The city of St. Louis chose Pinnacle Entertainment to build a casino (Lumière Place) after extracting promises that the developer would pour an additional $50 million dollars in urban Renaissance development in the city.
Well, it got a profitable casino. But Pinnacle has not delivered on the promised Renaissance development:
In 2004, Pinnacle Entertainment made a deal with the city to invest $50 million in revitalizing the riverfront area within five years of opening its $507 million Lumière Place casino.
A year later, Pinnacle promised a $25 million condo tower on Laclede’s Landing. In 2006, the company announced plans to build stores and additional condos as part of a second phase of Lumière Place, which opened in December 2007.
But the recession hit — and the projects were canceled.
Pinnacle now faces a December deadline. Its only investment outside of its casino complex: the $9.8 million Stamping Lofts project. And even though it is getting full credit for the project, its financial investment was just $2 million.
To recap how these gilded deals play out:
- Pinnacle promises urban Renaissance development if it gets to build a casino first. Pinnacle builds the casino, then does not meet its other promises.
- The St. Louis Cardinals promise a $550 million dollar urban Renaissance development if they can build a new tax-subsidized stadium first. The new ballpark opened in 2006. Six years later, the promised mixed use development is coming soon. After additional tax subsidies, please.

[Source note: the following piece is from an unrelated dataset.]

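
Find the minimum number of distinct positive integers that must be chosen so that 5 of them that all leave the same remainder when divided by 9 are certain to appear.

By the pigeonhole principle, the 9 residue classes mod 9 are the pigeonholes.
With 36 integers one could put 4 in each residue class and have no class reach 5.
The 37th integer pushes some class to 5, so 9·4 + 1 = 37.

37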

- A series of developers promise to urban Renaissant (we might as well coin a verb for it) with a series of tax credits, incentives, loans, and the city of Springfield’s construction of parking garages. (The saga unfolds here.) Decades after the first attempts at public/private glory, the building remains boarded up at city expense, but the parking garages and their debt and annual maintenance costs are there.
What happens over and over: The private developer gets what it wants and breaks its promises. The iron-clad contracts to which the city thinks it has bound the developer are renegotiated when the developer is going to not meet them to save face for the city, or the developer walks away from the contracts entirely.
Sadly, the lesson tomorrow’s leaders won’t learn a lesson that these sorts of agreements benefit the private at the expense of the public. The lesson they will learn is to make their iron-clad contracts iron-cladder as they continue the same pattern.